March is Women’s History Month

Labor and the feminist agenda

A labor breakfast held Jan. 25 by the City University’s Joseph Murphy Institute brought together historian Alice Kessler-Harris, economist Heidi Hartmann and sociologist Niki Dickerson to explore an interesting question, “Does Labor Have a CLUW? Unions and the Feminist Agenda.” The panel examined labor’s record on addressing issues raised by feminists in the movement since the 1930s.

“Unions have not been any slower than other institutions in our society to address the concerns of women,” said Kessler-Harris, the author of numerous books on the history of working women.

She described three stages of women’s participation in the labor movement: getting admitted to unions, moving women into leadership positions, and most recently, trying to put women’s issues onto the union agenda.

Noting that unions in the European social democracies have won pro-family social policies, she pointed out that in Sweden, for example, 91 percent of working people are organized. In America, by contrast, “unions occupy a much more contested place,” she said.

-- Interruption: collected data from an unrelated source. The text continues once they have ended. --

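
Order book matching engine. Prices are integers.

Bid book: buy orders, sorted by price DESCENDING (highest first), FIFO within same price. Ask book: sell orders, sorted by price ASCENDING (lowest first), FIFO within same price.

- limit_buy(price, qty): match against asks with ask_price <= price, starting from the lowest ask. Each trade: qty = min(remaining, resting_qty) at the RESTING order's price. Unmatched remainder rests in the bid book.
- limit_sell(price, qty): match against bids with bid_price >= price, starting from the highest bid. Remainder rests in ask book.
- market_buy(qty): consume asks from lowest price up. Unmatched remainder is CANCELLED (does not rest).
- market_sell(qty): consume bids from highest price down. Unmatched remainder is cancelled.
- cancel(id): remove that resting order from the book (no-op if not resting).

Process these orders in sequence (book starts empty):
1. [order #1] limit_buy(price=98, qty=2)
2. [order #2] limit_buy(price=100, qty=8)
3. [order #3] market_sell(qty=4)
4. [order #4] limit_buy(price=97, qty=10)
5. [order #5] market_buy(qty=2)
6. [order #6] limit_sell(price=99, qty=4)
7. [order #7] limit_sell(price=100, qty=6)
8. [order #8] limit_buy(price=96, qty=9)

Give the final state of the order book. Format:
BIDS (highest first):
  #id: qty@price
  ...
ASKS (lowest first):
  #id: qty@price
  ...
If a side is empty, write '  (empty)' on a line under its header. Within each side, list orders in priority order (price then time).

After op 1 [order #1] limit_buy(price=98, qty=2): fills=none; bids=[#1:2@98] asks=[-]
After op 2 [order #2] limit_buy(price=100, qty=8): fills=none; bids=[#2:8@100 #1:2@98] asks=[-]
After op 3 [order #3] market_sell(qty=4): fills=#2x#3:4@100; bids=[#2:4@100 #1:2@98] asks=[-]
After op 4 [order #4] limit_buy(price=97, qty=10): fills=none; bids=[#2:4@100 #1:2@98 #4:10@97] asks=[-]
After op 5 [order #5] market_buy(qty=2): fills=none; bids=[#2:4@100 #1:2@98 #4:10@97] asks=[-]
After op 6 [order #6] limit_sell(price=99, qty=4): fills=#2x#6:4@100; bids=[#1:2@98 #4:10@97] asks=[-]
After op 7 [order #7] limit_sell(price=100, qty=6): fills=none; bids=[#1:2@98 #4:10@97] asks=[#7:6@100]
After op 8 [order #8] limit_buy(price=96, qty=9): fills=none; bids=[#1:2@98 #4:10@97 #8:9@96] asks=[#7:6@100]

Answer: BIDS (highest first):
  #1: 2@98
  #4: 10@97
  #8: 9@96
ASKS (lowest first):
  #7: 6@100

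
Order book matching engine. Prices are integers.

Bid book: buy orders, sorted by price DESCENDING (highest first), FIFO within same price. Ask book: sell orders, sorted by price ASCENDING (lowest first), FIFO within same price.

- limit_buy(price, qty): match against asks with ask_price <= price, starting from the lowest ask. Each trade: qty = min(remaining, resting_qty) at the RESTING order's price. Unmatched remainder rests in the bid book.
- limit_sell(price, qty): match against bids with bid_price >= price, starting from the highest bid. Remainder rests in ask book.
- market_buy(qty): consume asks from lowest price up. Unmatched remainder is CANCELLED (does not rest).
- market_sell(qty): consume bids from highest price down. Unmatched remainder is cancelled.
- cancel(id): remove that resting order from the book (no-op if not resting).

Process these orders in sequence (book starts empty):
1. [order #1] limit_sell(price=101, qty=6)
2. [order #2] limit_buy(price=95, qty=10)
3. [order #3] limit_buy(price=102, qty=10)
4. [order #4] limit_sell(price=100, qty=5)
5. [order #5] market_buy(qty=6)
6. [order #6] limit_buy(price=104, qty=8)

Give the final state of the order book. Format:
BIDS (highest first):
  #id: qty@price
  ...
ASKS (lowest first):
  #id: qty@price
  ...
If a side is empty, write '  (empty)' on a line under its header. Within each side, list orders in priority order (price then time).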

Rutgers University Professor Niki T. Dickerson argued that of “women haven’t moved as far as we think from the old days.” She provided statistics: 47 percent of Latinas, 37 percent of black women, and 26 percent of white women are working at the poverty level. Race and gender segregation combine to cause low wages, she said. “Most women are ghettoized in occupational segregation. Women of color are ghettoized at the bottom of those occupations, even in the public sector.”

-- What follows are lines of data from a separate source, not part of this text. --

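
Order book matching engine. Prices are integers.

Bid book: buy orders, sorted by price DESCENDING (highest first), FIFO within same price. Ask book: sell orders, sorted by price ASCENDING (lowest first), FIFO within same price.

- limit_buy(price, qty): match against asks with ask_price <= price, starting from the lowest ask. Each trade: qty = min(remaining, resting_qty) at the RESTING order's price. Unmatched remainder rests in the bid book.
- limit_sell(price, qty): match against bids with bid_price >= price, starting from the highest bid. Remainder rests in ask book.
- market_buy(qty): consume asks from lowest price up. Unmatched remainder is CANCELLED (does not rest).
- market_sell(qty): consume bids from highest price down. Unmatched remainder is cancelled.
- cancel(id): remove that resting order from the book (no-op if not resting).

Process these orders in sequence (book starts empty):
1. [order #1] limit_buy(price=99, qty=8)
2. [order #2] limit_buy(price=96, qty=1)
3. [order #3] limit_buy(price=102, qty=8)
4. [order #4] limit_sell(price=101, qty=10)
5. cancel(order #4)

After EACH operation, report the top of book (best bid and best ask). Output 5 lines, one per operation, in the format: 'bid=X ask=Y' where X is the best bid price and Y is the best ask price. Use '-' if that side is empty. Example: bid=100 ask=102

Answer: bid=99 ask=-
bid=99 ask=-
bid=102 ask=-
bid=99 ask=101
bid=99 ask=-

Derivation:
After op 1 [order #1] limit_buy(price=99, qty=8): fills=none; bids=[#1:8@99] asks=[-]
After op 2 [order #2] limit_buy(price=96, qty=1): fills=none; bids=[#1:8@99 #2:1@96] asks=[-]
After op 3 [order #3] limit_buy(price=102, qty=8): fills=none; bids=[#3:8@102 #1:8@99 #2:1@96] asks=[-]
After op 4 [order #4] limit_sell(price=101, qty=10): fills=#3x#4:8@102; bids=[#1:8@99 #2:1@96] asks=[#4:2@101]
After op 5 cancel(order #4): fills=none; bids=[#1:8@99 #2:1@96] asks=[-]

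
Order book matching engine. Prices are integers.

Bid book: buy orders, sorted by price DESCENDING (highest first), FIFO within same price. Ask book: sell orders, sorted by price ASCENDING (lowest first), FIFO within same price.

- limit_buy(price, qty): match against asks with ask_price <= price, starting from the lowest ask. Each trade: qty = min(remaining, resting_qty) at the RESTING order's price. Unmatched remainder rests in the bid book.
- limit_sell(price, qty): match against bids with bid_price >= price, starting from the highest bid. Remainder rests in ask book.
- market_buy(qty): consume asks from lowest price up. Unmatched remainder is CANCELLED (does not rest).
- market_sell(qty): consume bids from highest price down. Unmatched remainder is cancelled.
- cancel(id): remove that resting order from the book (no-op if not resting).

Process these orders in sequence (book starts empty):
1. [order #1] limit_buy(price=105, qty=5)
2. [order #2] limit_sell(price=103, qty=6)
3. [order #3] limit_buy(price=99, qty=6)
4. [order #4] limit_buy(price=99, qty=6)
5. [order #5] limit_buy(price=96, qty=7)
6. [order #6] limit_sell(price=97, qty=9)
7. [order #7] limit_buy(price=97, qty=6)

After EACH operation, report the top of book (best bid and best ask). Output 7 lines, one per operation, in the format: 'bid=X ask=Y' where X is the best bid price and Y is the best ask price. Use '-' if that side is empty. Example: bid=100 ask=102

After op 1 [order #1] limit_buy(price=105, qty=5): fills=none; bids=[#1:5@105] asks=[-]
After op 2 [order #2] limit_sell(price=103, qty=6): fills=#1x#2:5@105; bids=[-] asks=[#2:1@103]
After op 3 [order #3] limit_buy(price=99, qty=6): fills=none; bids=[#3:6@99] asks=[#2:1@103]
After op 4 [order #4] limit_buy(price=99, qty=6): fills=none; bids=[#3:6@99 #4:6@99] asks=[#2:1@103]
After op 5 [order #5] limit_buy(price=96, qty=7): fills=none; bids=[#3:6@99 #4:6@99 #5:7@96] asks=[#2:1@103]
After op 6 [order #6] limit_sell(price=97, qty=9): fills=#3x#6:6@99 #4x#6:3@99; bids=[#4:3@99 #5:7@96] asks=[#2:1@103]
After op 7 [order #7] limit_buy(price=97, qty=6): fills=none; bids=[#4:3@99 #7:6@97 #5:7@96] asks=[#2:1@103]

Answer: bid=105 ask=-
bid=- ask=103
bid=99 ask=103
bid=99 ask=103
bid=99 ask=103
bid=99 ask=103
bid=99 ask=103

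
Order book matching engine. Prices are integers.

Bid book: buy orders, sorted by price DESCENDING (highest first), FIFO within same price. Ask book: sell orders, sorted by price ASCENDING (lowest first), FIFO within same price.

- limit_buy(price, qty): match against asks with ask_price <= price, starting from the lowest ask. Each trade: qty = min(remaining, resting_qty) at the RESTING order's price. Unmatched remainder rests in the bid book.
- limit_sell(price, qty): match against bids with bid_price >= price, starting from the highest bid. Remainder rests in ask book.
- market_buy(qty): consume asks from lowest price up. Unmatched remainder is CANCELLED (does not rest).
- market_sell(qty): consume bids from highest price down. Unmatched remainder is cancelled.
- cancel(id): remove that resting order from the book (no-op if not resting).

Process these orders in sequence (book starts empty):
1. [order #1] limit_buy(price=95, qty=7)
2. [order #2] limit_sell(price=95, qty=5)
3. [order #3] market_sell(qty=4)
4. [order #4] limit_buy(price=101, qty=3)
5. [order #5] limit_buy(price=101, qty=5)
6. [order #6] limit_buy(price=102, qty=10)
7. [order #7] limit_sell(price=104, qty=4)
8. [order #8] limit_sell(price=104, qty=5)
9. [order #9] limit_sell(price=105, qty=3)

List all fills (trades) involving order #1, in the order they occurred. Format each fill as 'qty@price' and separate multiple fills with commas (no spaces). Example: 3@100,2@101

Answer: 5@95,2@95

Derivation:
After op 1 [order #1] limit_buy(price=95, qty=7): fills=none; bids=[#1:7@95] asks=[-]
After op 2 [order #2] limit_sell(price=95, qty=5): fills=#1x#2:5@95; bids=[#1:2@95] asks=[-]
After op 3 [order #3] market_sell(qty=4): fills=#1x#3:2@95; bids=[-] asks=[-]
After op 4 [order #4] limit_buy(price=101, qty=3): fills=none; bids=[#4:3@101] asks=[-]
After op 5 [order #5] limit_buy(price=101, qty=5): fills=none; bids=[#4:3@101 #5:5@101] asks=[-]
After op 6 [order #6] limit_buy(price=102, qty=10): fills=none; bids=[#6:10@102 #4:3@101 #5:5@101] asks=[-]
After op 7 [order #7] limit_sell(price=104, qty=4): fills=none; bids=[#6:10@102 #4:3@101 #5:5@101] asks=[#7:4@104]
After op 8 [order #8] limit_sell(price=104, qty=5): fills=none; bids=[#6:10@102 #4:3@101 #5:5@101] asks=[#7:4@104 #8:5@104]
After op 9 [order #9] limit_sell(price=105, qty=3): fills=none; bids=[#6:10@102 #4:3@101 #5:5@101] asks=[#7:4@104 #8:5@104 #9:3@105]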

While women make up about half of the workforce and nearly half of the union movement, their share in union leadership roles is smaller, said Hartmann, director of the Institute for Women’s Policy Research.

She cited a study based on interviews with women union activists suggesting strategies to overcome obstacles to advancement, such as mentoring programs and classes in leadership skills, such as the DC 37-Cornell Women’s Trade Union Leadership Program. Information about the report is available at www.iwpr.org.